Red Hat Linux 9 Unleashed, by Bill Ball and Hoyt Duff ISBN 0672325888

Reviewed by: Songmuh Jong, send e-mail
Published by: Sams Publishing, go to the web site
Requires: Any PC, preferably more than one for networking
MSRP: US$49.99

Linux is currently the free UNIX operating system for desktop computers. You only need to pay for a distribution fee (if you purchase a boxed retail version) or for download time over Internet. Or you can buy this book, which comes with a publisher's version of Red Hat Linux 9. The publisher's version is a subset of the full package from Red Hat. However, it still has everything you need to get started and explore Linux. This book is tailored for Red Hat Linux.

Readers who are wondering about the differences between Red Hat Linux and other Linux distribution can find product comparison matrices on the Internet. This book may mention Red Hat 8 occasionally, but the information applies to version 9 as well. The reason for this mixed discussion of versions is that the authors run Red Hat Linux 9 on IBM 390X laptop and Red Hat Linux 8 on a shoebox-sized computer, networked through a wireless connection.

This is a book designed for intermediate to advanced readers, which means it adds more details than a beginner may expect. It also assumes that readers know about the basic UNIX commands such as navigating directory tree and viewing file content. It discusses all kinds of options to install Linux, including options that assume the presence of another Linux machine. On the other hand, this book does provide detailed beginners step-by-step instruction and screen shots for installing Red Hat Linux. This book doesn't discuss upgrading from earlier versions of Red Hat Linux. It assumes that the readers want to do a clean, new installation. The entire chapter 3 "Installing Red Hat Linux" is available free online here.

To derive the greatest benefit from this book, a good approach is to pick up a subject, explore on your own using an installed Red Hat Linux, then come back to the book. In this way, you'll appreciate the detailed information provided.

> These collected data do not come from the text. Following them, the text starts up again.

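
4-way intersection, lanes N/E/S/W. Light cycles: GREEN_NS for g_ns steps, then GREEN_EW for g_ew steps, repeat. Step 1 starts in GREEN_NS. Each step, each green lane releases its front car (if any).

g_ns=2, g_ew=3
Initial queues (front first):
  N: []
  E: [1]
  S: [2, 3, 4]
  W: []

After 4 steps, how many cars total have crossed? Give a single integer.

Step 1 [NS]: N:empty,E:wait,S:car2-GO,W:wait | queues: N=0 E=1 S=2 W=0
Step 2 [NS]: N:empty,E:wait,S:car3-GO,W:wait | queues: N=0 E=1 S=1 W=0
Step 3 [EW]: N:wait,E:car1-GO,S:wait,W:empty | queues: N=0 E=0 S=1 W=0
Step 4 [EW]: N:wait,E:empty,S:wait,W:empty | queues: N=0 E=0 S=1 W=0
Cars crossed by step 4: 3

Answer: 3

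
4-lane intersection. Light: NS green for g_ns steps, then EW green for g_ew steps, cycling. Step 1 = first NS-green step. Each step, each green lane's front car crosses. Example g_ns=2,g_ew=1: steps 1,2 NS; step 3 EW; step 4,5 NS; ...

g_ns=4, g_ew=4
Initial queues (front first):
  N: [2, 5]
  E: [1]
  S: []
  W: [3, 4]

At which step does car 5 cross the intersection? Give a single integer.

Step 1 [NS]: N:car2-GO,E:wait,S:empty,W:wait | queues: N=1 E=1 S=0 W=2
Step 2 [NS]: N:car5-GO,E:wait,S:empty,W:wait | queues: N=0 E=1 S=0 W=2
Step 3 [NS]: N:empty,E:wait,S:empty,W:wait | queues: N=0 E=1 S=0 W=2
Step 4 [NS]: N:empty,E:wait,S:empty,W:wait | queues: N=0 E=1 S=0 W=2
Step 5 [EW]: N:wait,E:car1-GO,S:wait,W:car3-GO | queues: N=0 E=0 S=0 W=1
Step 6 [EW]: N:wait,E:empty,S:wait,W:car4-GO | queues: N=0 E=0 S=0 W=0
Car 5 crosses at step 2

2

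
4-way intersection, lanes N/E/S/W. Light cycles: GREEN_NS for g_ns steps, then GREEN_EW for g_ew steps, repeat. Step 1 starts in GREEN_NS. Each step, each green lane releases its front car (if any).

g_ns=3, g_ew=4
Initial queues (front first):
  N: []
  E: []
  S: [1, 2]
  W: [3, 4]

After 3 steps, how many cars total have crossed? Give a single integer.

Answer: 2

Derivation:
Step 1 [NS]: N:empty,E:wait,S:car1-GO,W:wait | queues: N=0 E=0 S=1 W=2
Step 2 [NS]: N:empty,E:wait,S:car2-GO,W:wait | queues: N=0 E=0 S=0 W=2
Step 3 [NS]: N:empty,E:wait,S:empty,W:wait | queues: N=0 E=0 S=0 W=2
Cars crossed by step 3: 2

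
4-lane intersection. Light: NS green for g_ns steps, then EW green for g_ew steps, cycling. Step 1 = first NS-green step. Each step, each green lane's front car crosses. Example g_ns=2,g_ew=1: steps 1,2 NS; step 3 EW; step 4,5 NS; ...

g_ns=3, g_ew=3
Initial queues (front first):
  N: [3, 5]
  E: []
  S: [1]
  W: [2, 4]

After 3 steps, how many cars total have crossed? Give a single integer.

Answer: 3

Derivation:
Step 1 [NS]: N:car3-GO,E:wait,S:car1-GO,W:wait | queues: N=1 E=0 S=0 W=2
Step 2 [NS]: N:car5-GO,E:wait,S:empty,W:wait | queues: N=0 E=0 S=0 W=2
Step 3 [NS]: N:empty,E:wait,S:empty,W:wait | queues: N=0 E=0 S=0 W=2
Cars crossed by step 3: 3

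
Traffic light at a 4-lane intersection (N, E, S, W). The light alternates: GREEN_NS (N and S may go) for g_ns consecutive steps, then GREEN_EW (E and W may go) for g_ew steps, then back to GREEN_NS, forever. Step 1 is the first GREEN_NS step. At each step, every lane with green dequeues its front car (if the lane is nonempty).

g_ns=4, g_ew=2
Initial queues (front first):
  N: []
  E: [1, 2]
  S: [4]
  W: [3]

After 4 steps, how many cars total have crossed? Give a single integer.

Answer: 1

Derivation:
Step 1 [NS]: N:empty,E:wait,S:car4-GO,W:wait | queues: N=0 E=2 S=0 W=1
Step 2 [NS]: N:empty,E:wait,S:empty,W:wait | queues: N=0 E=2 S=0 W=1
Step 3 [NS]: N:empty,E:wait,S:empty,W:wait | queues: N=0 E=2 S=0 W=1
Step 4 [NS]: N:empty,E:wait,S:empty,W:wait | queues: N=0 E=2 S=0 W=1
Cars crossed by step 4: 1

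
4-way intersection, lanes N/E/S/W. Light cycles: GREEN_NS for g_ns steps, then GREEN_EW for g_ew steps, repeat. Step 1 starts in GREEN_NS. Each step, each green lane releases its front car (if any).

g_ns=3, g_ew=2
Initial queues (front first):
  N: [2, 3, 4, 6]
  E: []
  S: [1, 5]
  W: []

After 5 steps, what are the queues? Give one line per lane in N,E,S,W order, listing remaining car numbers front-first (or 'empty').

Step 1 [NS]: N:car2-GO,E:wait,S:car1-GO,W:wait | queues: N=3 E=0 S=1 W=0
Step 2 [NS]: N:car3-GO,E:wait,S:car5-GO,W:wait | queues: N=2 E=0 S=0 W=0
Step 3 [NS]: N:car4-GO,E:wait,S:empty,W:wait | queues: N=1 E=0 S=0 W=0
Step 4 [EW]: N:wait,E:empty,S:wait,W:empty | queues: N=1 E=0 S=0 W=0
Step 5 [EW]: N:wait,E:empty,S:wait,W:empty | queues: N=1 E=0 S=0 W=0

N: 6
E: empty
S: empty
W: empty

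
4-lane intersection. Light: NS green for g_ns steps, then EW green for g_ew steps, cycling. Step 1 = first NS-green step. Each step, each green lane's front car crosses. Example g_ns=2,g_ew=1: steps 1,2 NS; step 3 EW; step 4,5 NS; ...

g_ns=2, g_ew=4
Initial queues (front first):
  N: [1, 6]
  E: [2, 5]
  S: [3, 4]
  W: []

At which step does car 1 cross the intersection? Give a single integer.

Step 1 [NS]: N:car1-GO,E:wait,S:car3-GO,W:wait | queues: N=1 E=2 S=1 W=0
Step 2 [NS]: N:car6-GO,E:wait,S:car4-GO,W:wait | queues: N=0 E=2 S=0 W=0
Step 3 [EW]: N:wait,E:car2-GO,S:wait,W:empty | queues: N=0 E=1 S=0 W=0
Step 4 [EW]: N:wait,E:car5-GO,S:wait,W:empty | queues: N=0 E=0 S=0 W=0
Car 1 crosses at step 1

1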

The organization of this book is very logical. Starting from introduction, preparing to install, installing, post-install configuration, first steps after installation to the X Windows system, Part One provides detailed information about basic Linux environments. Part Two is about system administration, including managing services, software and resources, users, file system, backup, restore and recover. Part Three goes into more detail about system services, including printing, networking, DNS, Internet connection, Apache Web Server, databases, ftp, e-mail and news server & client. Part Four discusses programming and productivity on Linux, including C/C++, shell scripting, Perl, managing kernel and modules, office application suites, multimedia applications and emulators for other operating systems. The reference section includes links for many resources on Internet.

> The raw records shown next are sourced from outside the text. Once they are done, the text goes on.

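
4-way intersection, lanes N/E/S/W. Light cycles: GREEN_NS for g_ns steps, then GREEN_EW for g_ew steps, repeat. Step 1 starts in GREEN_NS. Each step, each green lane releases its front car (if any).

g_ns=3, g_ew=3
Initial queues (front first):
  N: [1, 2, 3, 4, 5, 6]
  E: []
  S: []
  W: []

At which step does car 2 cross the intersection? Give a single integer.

Step 1 [NS]: N:car1-GO,E:wait,S:empty,W:wait | queues: N=5 E=0 S=0 W=0
Step 2 [NS]: N:car2-GO,E:wait,S:empty,W:wait | queues: N=4 E=0 S=0 W=0
Step 3 [NS]: N:car3-GO,E:wait,S:empty,W:wait | queues: N=3 E=0 S=0 W=0
Step 4 [EW]: N:wait,E:empty,S:wait,W:empty | queues: N=3 E=0 S=0 W=0
Step 5 [EW]: N:wait,E:empty,S:wait,W:empty | queues: N=3 E=0 S=0 W=0
Step 6 [EW]: N:wait,E:empty,S:wait,W:empty | queues: N=3 E=0 S=0 W=0
Step 7 [NS]: N:car4-GO,E:wait,S:empty,W:wait | queues: N=2 E=0 S=0 W=0
Step 8 [NS]: N:car5-GO,E:wait,S:empty,W:wait | queues: N=1 E=0 S=0 W=0
Step 9 [NS]: N:car6-GO,E:wait,S:empty,W:wait | queues: N=0 E=0 S=0 W=0
Car 2 crosses at step 2

2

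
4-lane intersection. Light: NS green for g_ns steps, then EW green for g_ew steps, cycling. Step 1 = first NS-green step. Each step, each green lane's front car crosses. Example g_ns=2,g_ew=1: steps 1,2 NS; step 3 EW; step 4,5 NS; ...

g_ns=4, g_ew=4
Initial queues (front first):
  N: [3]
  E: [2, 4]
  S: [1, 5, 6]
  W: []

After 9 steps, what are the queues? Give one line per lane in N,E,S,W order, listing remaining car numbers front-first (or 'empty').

Step 1 [NS]: N:car3-GO,E:wait,S:car1-GO,W:wait | queues: N=0 E=2 S=2 W=0
Step 2 [NS]: N:empty,E:wait,S:car5-GO,W:wait | queues: N=0 E=2 S=1 W=0
Step 3 [NS]: N:empty,E:wait,S:car6-GO,W:wait | queues: N=0 E=2 S=0 W=0
Step 4 [NS]: N:empty,E:wait,S:empty,W:wait | queues: N=0 E=2 S=0 W=0
Step 5 [EW]: N:wait,E:car2-GO,S:wait,W:empty | queues: N=0 E=1 S=0 W=0
Step 6 [EW]: N:wait,E:car4-GO,S:wait,W:empty | queues: N=0 E=0 S=0 W=0

N: empty
E: empty
S: empty
W: empty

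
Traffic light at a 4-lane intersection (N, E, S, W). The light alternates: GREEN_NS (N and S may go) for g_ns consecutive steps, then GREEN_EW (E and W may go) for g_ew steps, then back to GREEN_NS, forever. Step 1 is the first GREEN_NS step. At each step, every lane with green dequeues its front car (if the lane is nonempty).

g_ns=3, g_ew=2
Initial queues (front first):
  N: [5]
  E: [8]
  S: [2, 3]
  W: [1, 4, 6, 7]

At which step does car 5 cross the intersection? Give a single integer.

Step 1 [NS]: N:car5-GO,E:wait,S:car2-GO,W:wait | queues: N=0 E=1 S=1 W=4
Step 2 [NS]: N:empty,E:wait,S:car3-GO,W:wait | queues: N=0 E=1 S=0 W=4
Step 3 [NS]: N:empty,E:wait,S:empty,W:wait | queues: N=0 E=1 S=0 W=4
Step 4 [EW]: N:wait,E:car8-GO,S:wait,W:car1-GO | queues: N=0 E=0 S=0 W=3
Step 5 [EW]: N:wait,E:empty,S:wait,W:car4-GO | queues: N=0 E=0 S=0 W=2
Step 6 [NS]: N:empty,E:wait,S:empty,W:wait | queues: N=0 E=0 S=0 W=2
Step 7 [NS]: N:empty,E:wait,S:empty,W:wait | queues: N=0 E=0 S=0 W=2
Step 8 [NS]: N:empty,E:wait,S:empty,W:wait | queues: N=0 E=0 S=0 W=2
Step 9 [EW]: N:wait,E:empty,S:wait,W:car6-GO | queues: N=0 E=0 S=0 W=1
Step 10 [EW]: N:wait,E:empty,S:wait,W:car7-GO | queues: N=0 E=0 S=0 W=0
Car 5 crosses at step 1

1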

It is obvious that the authors attempted to cover everything a system administrator might need to install and maintain a Red Hat Linux box, with occasional programming or scripting to get jobs done. Most of the information is up-to-date, including the current Perl version. Due to its size however, some omissions are inevitable. For example, the Red Hat Bluecurve is not mentioned at all. Although shell scripting is discussed in its own chapter, the configuration files of shells are not discussed. It's nice to see a whole chapter on C/C++ programming language, but the application of the language(s) is missing. An obvious question is how to compile and replace the existing Linux operating system from source codes?

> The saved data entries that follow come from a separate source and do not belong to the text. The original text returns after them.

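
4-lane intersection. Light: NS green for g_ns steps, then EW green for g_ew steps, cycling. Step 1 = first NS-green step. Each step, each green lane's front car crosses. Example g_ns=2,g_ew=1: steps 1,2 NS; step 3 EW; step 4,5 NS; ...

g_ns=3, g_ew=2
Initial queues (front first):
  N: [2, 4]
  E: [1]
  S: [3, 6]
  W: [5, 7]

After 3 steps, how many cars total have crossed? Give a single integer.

Answer: 4

Derivation:
Step 1 [NS]: N:car2-GO,E:wait,S:car3-GO,W:wait | queues: N=1 E=1 S=1 W=2
Step 2 [NS]: N:car4-GO,E:wait,S:car6-GO,W:wait | queues: N=0 E=1 S=0 W=2
Step 3 [NS]: N:empty,E:wait,S:empty,W:wait | queues: N=0 E=1 S=0 W=2
Cars crossed by step 3: 4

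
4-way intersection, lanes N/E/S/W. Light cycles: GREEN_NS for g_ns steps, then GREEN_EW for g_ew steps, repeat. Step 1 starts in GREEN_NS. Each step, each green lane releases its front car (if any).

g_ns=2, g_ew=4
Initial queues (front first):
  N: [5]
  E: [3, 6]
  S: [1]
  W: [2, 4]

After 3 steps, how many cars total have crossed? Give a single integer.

Step 1 [NS]: N:car5-GO,E:wait,S:car1-GO,W:wait | queues: N=0 E=2 S=0 W=2
Step 2 [NS]: N:empty,E:wait,S:empty,W:wait | queues: N=0 E=2 S=0 W=2
Step 3 [EW]: N:wait,E:car3-GO,S:wait,W:car2-GO | queues: N=0 E=1 S=0 W=1
Cars crossed by step 3: 4

Answer: 4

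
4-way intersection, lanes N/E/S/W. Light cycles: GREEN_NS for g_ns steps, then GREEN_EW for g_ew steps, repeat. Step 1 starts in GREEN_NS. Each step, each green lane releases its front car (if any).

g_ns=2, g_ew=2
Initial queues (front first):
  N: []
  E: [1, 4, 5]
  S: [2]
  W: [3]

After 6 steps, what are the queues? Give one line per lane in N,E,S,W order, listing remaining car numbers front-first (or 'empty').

Step 1 [NS]: N:empty,E:wait,S:car2-GO,W:wait | queues: N=0 E=3 S=0 W=1
Step 2 [NS]: N:empty,E:wait,S:empty,W:wait | queues: N=0 E=3 S=0 W=1
Step 3 [EW]: N:wait,E:car1-GO,S:wait,W:car3-GO | queues: N=0 E=2 S=0 W=0
Step 4 [EW]: N:wait,E:car4-GO,S:wait,W:empty | queues: N=0 E=1 S=0 W=0
Step 5 [NS]: N:empty,E:wait,S:empty,W:wait | queues: N=0 E=1 S=0 W=0
Step 6 [NS]: N:empty,E:wait,S:empty,W:wait | queues: N=0 E=1 S=0 W=0

N: empty
E: 5
S: empty
W: empty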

The authors have included tremendous amounts of detail in each chapter. This is a valuable contribution for people who want to learn and maintain Red Hat Linux systems. For those who want to learn generic Linux, however, there is a concern abotu whether the information in this book can be applied to other Linux distribution. It appears that many commands are specific to the Red Hat distribution and probably do not have counterparts in other Linux systems. Examples include redhat-config-keyboard, redhat-config-mouse, redhat-config-soundcard, redhat-config-nfs, redhat-config-printer-tui, etc.

The authors spent lots of time keeping the content up-to-date. The companion CD comes with Red Hat Linux 9 Publisher's Edition which saves readers the time needed to download it themselves. With so much information as well as the CD, this book is a bargain for any Red Hat Linux learner.